Microsoft is axing support for Android apps, leaving users to search for other solutions

Another week, another Microsoft feature bites the dust – support for Android apps and games in Windows is getting the chop. Starting next year, users will need a third-party alternative solution to run Android apps in Windows 10 and Windows 11.

This is because the official Windows Subsystem for Android (WSA) app, an official Microsoft app that enables Windows 11 to run Android applications natively, will no longer be supported and Windows users won’t be able to access the Amazon Appstore directly on Windows. Support for WSA is slated to end this time next year on March 5, 2025. 

This news appeared in a notice added to the technical documentation for Windows Subsystem for Android. In this notice, Microsoft states that users can expect to access any Android apps they have installed this way (and from the Amazon Appstore) up until the date support is fully deprecated.

According to Android Authority, after March 5, 2025, users will not be able to access any Android apps that rely on WSA. It also seems reasonable to assume that after this date, users won’t be able to install the WSA app, or install any new Android apps from the Amazon store. 

Man using download manager on laptop

(Image credit: Unsplash)

The impending reality for Android app fans

If you want to use an app that’s not on track to be deprecated or are looking for a replacement when March 5, 2025 rolls around, you can turn to unofficial third-party apps that will enable you to run Android apps on Windows.
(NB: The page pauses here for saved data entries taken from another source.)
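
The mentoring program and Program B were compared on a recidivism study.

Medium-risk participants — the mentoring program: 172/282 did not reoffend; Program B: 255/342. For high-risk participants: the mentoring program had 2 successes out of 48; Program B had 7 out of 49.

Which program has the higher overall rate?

Program B

Medium-risk: the mentoring program 172/282 = 61.0%, Program B 255/342 = 74.6% → Program B
High-risk: the mentoring program 2/48 = 4.2%, Program B 7/49 = 14.3% → Program B
Overall: the mentoring program 174/330 = 52.7%, Program B 262/391 = 67.0% → Program B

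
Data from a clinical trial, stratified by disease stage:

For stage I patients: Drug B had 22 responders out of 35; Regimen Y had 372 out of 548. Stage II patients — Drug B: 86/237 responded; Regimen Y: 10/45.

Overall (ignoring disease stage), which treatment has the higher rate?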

If it’s just games for Android that you’re interested in, there is an official solution on offer from Google, Google Play Games, which makes hundreds of Android games able to be played on PCs running Windows 10 and Windows 11. Google Play Games is still in beta, but you can download it from the official website.
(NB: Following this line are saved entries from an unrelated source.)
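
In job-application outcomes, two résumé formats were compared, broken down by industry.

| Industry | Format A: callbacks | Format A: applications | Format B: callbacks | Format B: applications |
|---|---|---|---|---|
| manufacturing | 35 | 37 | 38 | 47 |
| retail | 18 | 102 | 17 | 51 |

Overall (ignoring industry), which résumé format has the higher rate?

Manufacturing: Format A 35/37 = 94.6%, Format B 38/47 = 80.9% → Format A
Retail: Format A 18/102 = 17.6%, Format B 17/51 = 33.3% → Format B
Overall: Format A 53/139 = 38.1%, Format B 55/98 = 56.1% → Format B
(Neither sweeps every industry group, but Format B has the higher pooled rate.)

Format B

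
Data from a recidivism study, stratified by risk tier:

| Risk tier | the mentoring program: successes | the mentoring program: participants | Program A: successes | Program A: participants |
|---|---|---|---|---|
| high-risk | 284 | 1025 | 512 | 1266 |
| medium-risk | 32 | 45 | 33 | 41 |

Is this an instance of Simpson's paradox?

No

High-risk: the mentoring program 284/1025 = 27.7%, Program A 512/1266 = 40.4% → Program A
Medium-risk: the mentoring program 32/45 = 71.1%, Program A 33/41 = 80.5% → Program A
Overall: the mentoring program 316/1070 = 29.5%, Program A 545/1307 = 41.7% → Program A
Program A wins overall and in every risk group — no reversal.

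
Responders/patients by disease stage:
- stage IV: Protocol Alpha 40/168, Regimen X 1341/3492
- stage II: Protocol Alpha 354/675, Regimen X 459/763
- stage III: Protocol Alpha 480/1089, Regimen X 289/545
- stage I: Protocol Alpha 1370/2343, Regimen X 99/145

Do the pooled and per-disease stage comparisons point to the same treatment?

No

Stage IV: Protocol Alpha 40/168 = 23.8%, Regimen X 1341/3492 = 38.4% → Regimen X
Stage II: Protocol Alpha 354/675 = 52.4%, Regimen X 459/763 = 60.2% → Regimen X
Stage III: Protocol Alpha 480/1089 = 44.1%, Regimen X 289/545 = 53.0% → Regimen X
Stage I: Protocol Alpha 1370/2343 = 58.5%, Regimen X 99/145 = 68.3% → Regimen X
Overall: Protocol Alpha 2244/4275 = 52.5%, Regimen X 2188/4945 = 44.2% → Protocol Alpha
Regimen X wins each disease group but Protocol Alpha wins overall — the comparison reverses. Regimen X's patients skew toward stage IV, which has a lower base rate.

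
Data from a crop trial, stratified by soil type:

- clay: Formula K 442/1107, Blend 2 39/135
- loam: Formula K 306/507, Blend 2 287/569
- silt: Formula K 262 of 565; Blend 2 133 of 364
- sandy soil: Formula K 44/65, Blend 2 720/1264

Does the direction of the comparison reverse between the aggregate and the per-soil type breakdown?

Clay: Formula K 442/1107 = 39.9%, Blend 2 39/135 = 28.9% → Formula K
Loam: Formula K 306/507 = 60.4%, Blend 2 287/569 = 50.4% → Formula K
Silt: Formula K 262/565 = 46.4%, Blend 2 133/364 = 36.5% → Formula K
Sandy soil: Formula K 44/65 = 67.7%, Blend 2 720/1264 = 57.0% → Formula K
Overall: Formula K 1054/2244 = 47.0%, Blend 2 1179/2332 = 50.6% → Blend 2
Formula K wins each soil group but Blend 2 wins overall — the comparison reverses. Formula K's plots skew toward clay, which has a lower base rate.

Yes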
The death of WSA is very disappointing news from Microsoft and takes away options for how users can use their PCs, possibly a move made in the name of capping the visibility of competitors within Microsoft’s flagship operating system. This is purely in Microsoft’s interest and comes at the detriment of users’ choice, and will force users who want to run Android apps to find workarounds. One of the main appeals of Windows against competitors like ChromeOS and macOS is the flexibility and customizability of the operating system, and moves like this only serve to kneecap that selling point.
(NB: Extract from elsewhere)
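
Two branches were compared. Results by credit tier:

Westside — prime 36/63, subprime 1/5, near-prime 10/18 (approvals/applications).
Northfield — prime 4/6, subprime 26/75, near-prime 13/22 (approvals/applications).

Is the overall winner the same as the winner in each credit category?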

I assume Microsoft hopes this might drive these users to the Microsoft Store and consider getting Microsoft-issued apps instead, but the offerings of the Microsoft Store are something lacking. I hope that Microsoft has substantial plans to improve the Microsoft Store if it’s going to take away what was largely seen as a stable (and more or less straightforward) platform that expanded the apps available to users by a sizeable amount.